Diskurs zur Dekolonisierung

Foto: Falco / Pixabay

Eine unabhängige Jury hat diese Woche über die Entwürfe zur Kontextualisierung des Bismarck-Denkmals im Alten Elbpark beraten und entschieden.

Sie hat einstimmig entschieden, die Preisgelder als Aufwandsentschädigung zu gleichen Teilen an die acht Teilnehmerinnen und Teilnehmer der zweiten Runde des Wettbewerbs zu vergeben. Sie empfiehlt, in einem aufbauenden nächsten Verfahrensschritt, den Schwerpunkt auf Vermittlung und gesellschaftlichen Diskurs zu verlagern. Der Prozess zur kritischen Auseinandersetzung mit dem Denkmal und zur künstlerischen Kontextualisierung wurde angestoßen, nachdem es aus der Zivilgesellschaft Proteste gegen die unreflektierte Sanierung des Denkmals und die mangelnde Auseinandersetzung mit der kolonialen Vergangenheit Hamburgs gegeben hatte.

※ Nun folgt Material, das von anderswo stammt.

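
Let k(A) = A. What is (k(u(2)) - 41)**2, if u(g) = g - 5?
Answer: 1936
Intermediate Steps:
u(g) = -5 + g
(k(u(2)) - 41)**2 = ((-5 + 2) - 41)**2 = (-3 - 41)**2 = (-44)**2 = 1936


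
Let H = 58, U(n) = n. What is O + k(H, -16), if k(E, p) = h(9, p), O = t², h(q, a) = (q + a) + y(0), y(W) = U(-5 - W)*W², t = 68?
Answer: 4617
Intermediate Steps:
y(W) = W²*(-5 - W) (y(W) = (-5 - W)*W² = W²*(-5 - W))
h(q, a) = a + q (h(q, a) = (q + a) + 0²*(-5 - 1*0) = (a + q) + 0*(-5 + 0) = (a + q) + 0*(-5) = (a + q) + 0 = a + q)
O = 4624 (O = 68² = 4624)
k(E, p) = 9 + p (k(E, p) = p + 9 = 9 + p)
O + k(H, -16) = 4624 + (9 - 16) = 4624 - 7 = 4617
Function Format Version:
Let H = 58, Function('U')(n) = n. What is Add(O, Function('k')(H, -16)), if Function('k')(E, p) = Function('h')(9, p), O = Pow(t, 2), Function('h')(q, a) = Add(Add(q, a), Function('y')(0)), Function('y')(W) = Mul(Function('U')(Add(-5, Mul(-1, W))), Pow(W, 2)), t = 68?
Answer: 4617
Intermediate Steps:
Function('y')(W) = Mul(Pow(W, 2), Add(-5, Mul(-1, W))) (Function('y')(W) = Mul(Add(-5, Mul(-1, W)), Pow(W, 2)) = Mul(Pow(W, 2), Add(-5, Mul(-1, W))))
Function('h')(q, a) = Add(a, q) (Function('h')(q, a) = Add(Add(q, a), Mul(Pow(0, 2), Add(-5, Mul(-1, 0)))) = Add(Add(a, q), Mul(0, Add(-5, 0))) = Add(Add(a, q), Mul(0, -5)) = Add(Add(a, q), 0) = Add(a, q))
O = 4624 (O = Pow(68, 2) = 4624)
Function('k')(E, p) = Add(9, p) (Function('k')(E, p) = Add(p, 9) = Add(9, p))
Add(O, Function('k')(H, -16)) = Add(4624, Add(9, -16)) = Add(4624, -7) = 4617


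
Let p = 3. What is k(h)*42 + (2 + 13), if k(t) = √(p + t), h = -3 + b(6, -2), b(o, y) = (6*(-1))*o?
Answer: 15 + 252*I ≈ 15.0 + 252.0*I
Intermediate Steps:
b(o, y) = -6*o
h = -39 (h = -3 - 6*6 = -3 - 36 = -39)
k(t) = √(3 + t)
k(h)*42 + (2 + 13) = √(3 - 39)*42 + (2 + 13) = √(-36)*42 + 15 = (6*I)*42 + 15 = 252*I + 15 = 15 + 252*I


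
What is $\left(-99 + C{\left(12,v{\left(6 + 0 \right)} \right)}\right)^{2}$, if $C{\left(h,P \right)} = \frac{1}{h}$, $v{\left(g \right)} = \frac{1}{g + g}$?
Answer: $\frac{1408969}{144} \approx 9784.5$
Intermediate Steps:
$v{\left(g \right)} = \frac{1}{2 g}$
$\left(-99 + C{\left(12,v{\left(6 + 0 \right)} \right)}\right)^{2} = \left(-99 + \frac{1}{12}\right)^{2} = \left(- \frac{1187}{12}\right)^{2} = \frac{1408969}{144}$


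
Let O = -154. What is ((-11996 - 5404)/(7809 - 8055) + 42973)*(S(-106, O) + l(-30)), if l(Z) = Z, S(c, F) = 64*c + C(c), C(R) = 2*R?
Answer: -12399435618/41 ≈ -3.0243e+8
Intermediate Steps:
S(c, F) = 66*c (S(c, F) = 64*c + 2*c = 66*c)
((-11996 - 5404)/(7809 - 8055) + 42973)*(S(-106, O) + l(-30)) = ((-11996 - 5404)/(7809 - 8055) + 42973)*(66*(-106) - 30) = (-17400/(-246) + 42973)*(-6996 - 30) = (-17400*(-1/246) + 42973)*(-7026) = (2900/41 + 42973)*(-7026) = (1764793/41)*(-7026) = -12399435618/41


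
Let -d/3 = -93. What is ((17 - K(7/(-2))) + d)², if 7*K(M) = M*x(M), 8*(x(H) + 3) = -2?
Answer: 5546025/64 ≈ 86657.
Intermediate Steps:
x(H) = -13/4 (x(H) = -3 + (⅛)*(-2) = -3 - ¼ = -13/4)
K(M) = -13*M/28 (K(M) = (M*(-13/4))/7 = (-13*M/4)/7 = -13*M/28)
d = 279 (d = -3*(-93) = 279)
((17 - K(7/(-2))) + d)² = ((17 - (-13)*7/(-2)/28) + 279)² = ((17 - (-13)*7*(-½)/28) + 279)² = ((17 - (-13)*(-7)/(28*2)) + 279)² = ((17 - 1*13/8) + 279)² = ((17 - 13/8) + 279)² = (123/8 + 279)² = (2355/8)² = 5546025/64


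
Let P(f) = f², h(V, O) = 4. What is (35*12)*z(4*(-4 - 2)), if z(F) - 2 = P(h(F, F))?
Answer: 7560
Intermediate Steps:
z(F) = 18 (z(F) = 2 + 4² = 2 + 16 = 18)
(35*12)*z(4*(-4 - 2)) = (35*12)*18 = 420*18 = 7560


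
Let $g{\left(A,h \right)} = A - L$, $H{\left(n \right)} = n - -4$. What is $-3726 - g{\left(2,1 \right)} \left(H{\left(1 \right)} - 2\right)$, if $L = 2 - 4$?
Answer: $-3738$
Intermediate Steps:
$L = -2$ ($L = 2 - 4 = -2$)
$H{\left(n \right)} = 4 + n$ ($H{\left(n \right)} = n + 4 = 4 + n$)
$g{\left(A,h \right)} = 2 + A$ ($g{\left(A,h \right)} = A - -2 = A + 2 = 2 + A$)
$-3726 - g{\left(2,1 \right)} \left(H{\left(1 \right)} - 2\right) = -3726 - \left(2 + 2\right) \left(\left(4 + 1\right) - 2\right) = -3726 - 4 \left(5 - 2\right) = -3726 - 4 \cdot 3 = -3726 - 12 = -3738$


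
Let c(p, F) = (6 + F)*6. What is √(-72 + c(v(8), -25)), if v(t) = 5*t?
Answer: I*√186 ≈ 13.638*I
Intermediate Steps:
c(p, F) = 36 + 6*F
√(-72 + c(v(8), -25)) = √(-72 + (36 + 6*(-25))) = √(-72 + (36 - 150)) = √(-72 - 114) = √(-186) = I*√186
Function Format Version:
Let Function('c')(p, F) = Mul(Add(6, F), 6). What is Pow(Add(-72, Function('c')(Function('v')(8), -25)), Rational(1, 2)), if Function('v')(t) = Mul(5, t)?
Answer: Mul(I, Pow(186, Rational(1, 2))) ≈ Mul(13.638, I)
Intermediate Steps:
Function('c')(p, F) = Add(36, Mul(6, F))
Pow(Add(-72, Function('c')(Function('v')(8), -25)), Rational(1, 2)) = Pow(Add(-72, Add(36, Mul(6, -25))), Rational(1, 2)) = Pow(Add(-72, Add(36, -150)), Rational(1, 2)) = Pow(Add(-72, -114), Rational(1, 2)) = Pow(-186, Rational(1, 2)) = Mul(I, Pow(186, Rational(1, 2)))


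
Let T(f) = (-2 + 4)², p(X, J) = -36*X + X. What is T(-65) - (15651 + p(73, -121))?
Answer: -13092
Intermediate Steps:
p(X, J) = -35*X
T(f) = 4 (T(f) = 2² = 4)
T(-65) - (15651 + p(73, -121)) = 4 - (15651 - 35*73) = 4 - (15651 - 2555) = 4 - 1*13096 = 4 - 13096 = -13092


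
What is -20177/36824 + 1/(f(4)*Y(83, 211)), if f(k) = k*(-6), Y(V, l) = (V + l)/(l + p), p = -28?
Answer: -6212821/10826256 ≈ -0.57387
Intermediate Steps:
Y(V, l) = (V + l)/(-28 + l) (Y(V, l) = (V + l)/(l - 28) = (V + l)/(-28 + l))
f(k) = -6*k
-20177/36824 + 1/(f(4)*Y(83, 211)) = -20177/36824 + 1/(((-6*4))*(((83 + 211)/(-28 + 211)))) = -20177*1/36824 + 1/((-24)*((294/183))) = -20177/36824 - 1/(24*((1/183)*294)) = -20177/36824 - 1/(24*98/61) = -20177/36824 - 1/24*61/98 = -20177/36824 - 61/2352 = -6212821/10826256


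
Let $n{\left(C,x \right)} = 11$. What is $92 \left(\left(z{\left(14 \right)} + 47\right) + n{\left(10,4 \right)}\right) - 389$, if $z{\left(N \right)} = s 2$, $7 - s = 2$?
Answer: $5867$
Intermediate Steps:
$s = 5$ ($s = 7 - 2 = 5$)
$z{\left(N \right)} = 10$ ($z{\left(N \right)} = 5 \cdot 2 = 10$)
$92 \left(\left(z{\left(14 \right)} + 47\right) + n{\left(10,4 \right)}\right) - 389 = 92 \left(\left(10 + 47\right) + 11\right) - 389 = 92 \left(57 + 11\right) - 389 = 92 \cdot 68 - 389 = 6256 - 389 = 5867$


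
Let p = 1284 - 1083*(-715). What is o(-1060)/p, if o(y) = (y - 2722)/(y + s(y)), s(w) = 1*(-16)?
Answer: 1891/417288402 ≈ 4.5316e-6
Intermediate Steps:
s(w) = -16
p = 775629 (p = 1284 + 774345 = 775629)
o(y) = (-2722 + y)/(-16 + y) (o(y) = (y - 2722)/(y - 16) = (-2722 + y)/(-16 + y))
o(-1060)/p = ((-2722 - 1060)/(-16 - 1060))/775629 = (-3782/(-1076))*(1/775629) = -1/1076*(-3782)*(1/775629) = (1891/538)*(1/775629) = 1891/417288402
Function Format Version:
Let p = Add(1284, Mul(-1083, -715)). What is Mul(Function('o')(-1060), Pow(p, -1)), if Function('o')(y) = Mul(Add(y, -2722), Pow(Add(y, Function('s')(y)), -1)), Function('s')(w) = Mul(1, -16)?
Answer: Rational(1891, 417288402) ≈ 4.5316e-6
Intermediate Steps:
Function('s')(w) = -16
p = 775629 (p = Add(1284, 774345) = 775629)
Function('o')(y) = Mul(Pow(Add(-16, y), -1), Add(-2722, y)) (Function('o')(y) = Mul(Add(y, -2722), Pow(Add(y, -16), -1)) = Mul(Add(-2722, y), Pow(Add(-16, y), -1)) = Mul(Pow(Add(-16, y), -1), Add(-2722, y)))
Mul(Function('o')(-1060), Pow(p, -1)) = Mul(Mul(Pow(Add(-16, -1060), -1), Add(-2722, -1060)), Pow(775629, -1)) = Mul(Mul(Pow(-1076, -1), -3782), Rational(1, 775629)) = Mul(Mul(Rational(-1, 1076), -3782), Rational(1, 775629)) = Mul(Rational(1891, 538), Rational(1, 775629)) = Rational(1891, 417288402)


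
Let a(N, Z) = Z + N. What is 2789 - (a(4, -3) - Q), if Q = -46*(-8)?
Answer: 3156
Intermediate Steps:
a(N, Z) = N + Z
Q = 368
2789 - (a(4, -3) - Q) = 2789 - ((4 - 3) - 1*368) = 2789 - (1 - 368) = 2789 - 1*(-367) = 2789 + 367 = 3156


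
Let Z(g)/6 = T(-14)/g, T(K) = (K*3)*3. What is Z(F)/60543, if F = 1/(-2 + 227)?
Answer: -2700/961 ≈ -2.8096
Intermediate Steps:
F = 1/225 ≈ 0.0044444
T(K) = 9*K (T(K) = (3*K)*3 = 9*K)
Z(g) = -756/g (Z(g) = 6*((9*(-14))/g) = 6*(-126/g) = -756/g)
Z(F)/60543 = -756/1/225/60543 = -756*225*(1/60543) = -170100*1/60543 = -2700/961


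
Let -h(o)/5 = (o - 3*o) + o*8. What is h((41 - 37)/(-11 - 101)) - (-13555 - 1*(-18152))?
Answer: -64343/14 ≈ -4595.9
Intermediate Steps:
h(o) = -30*o (h(o) = -5*((o - 3*o) + o*8) = -5*(-2*o + 8*o) = -30*o)
h((41 - 37)/(-11 - 101)) - (-13555 - 1*(-18152)) = -30*(41 - 37)/(-11 - 101) - (-13555 - 1*(-18152)) = -120/(-112) - (-13555 + 18152) = -120*(-1)/112 - 1*4597 = -30*(-1/28) - 4597 = 15/14 - 4597 = -64343/14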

Die Behörde für Kultur und Medien hatte 2021 mehrere Workshops veranstaltet, in denen sie Expertinnen und Experten aus dem In- und Ausland eingeladen hatte, sich mit der historischen Bedeutung Bismarcks, insbesondere seiner Rolle im deutschen Kolonialismus, auseinanderzusetzen und Vorschläge für einen angemessenen Umgang mit dem Bismarck-Denkmal im Alten Elbpark zu diskutieren. Im August 2022 startete in Kooperation mit der Stiftung Historische Museen Hamburg ein offener internationaler Ideenwettbewerb zur Kontextualisierung des Denkmals. Personen aus Kunst, Architektur und Zivilgesellschaft waren aufgerufen, Denk- und Gestaltungsansätze zu entwickeln, wie die komplexen Bezüge des Denkmals zu Kolonialismus, Nationalsozialismus, Diskriminierung und Fragen der sozialen Gerechtigkeit sichtbar gemacht werden können und dazu angeregt wird, sich mit der Geschichte zu befassen. Ziel des Wettbewerbes war es, künstlerische Ideen für eine kritische und aktuelle Auseinandersetzung mit dem Denkmal zu ermitteln und bisher wenig beachteten Perspektiven auf das historische Standbild Raum zu geben. Eine 13-köpfige unabhängige Fachjury, bestehend aus Expertinnen und Experten aus Kunst, Kultur und Wissenschaft, darunter Vertreterinnen und Vertreter diasporisch-migrantischer Initiativen, die sich seit langem kritisch mit Hamburgs kolonialer Vergangenheit auseinandersetzen, hat sich intensiv mit den eingereichten Vorschlägen befasst. Das Wettbewerbsverfahren hatte zwei Phasen: Im ersten Schritt konnten alle Interessierten Ideen entwickeln und kurze Konzeptskizzen einreichen. Aus den 76 eingereichten Entwürfen hat die unabhängige Jury acht ausgewählt und ihre Urheber und Urheberinnen aufgefordert, eine differenzierte Ausarbeitung für eine zweite Wettbewerbsrunde einzureichen.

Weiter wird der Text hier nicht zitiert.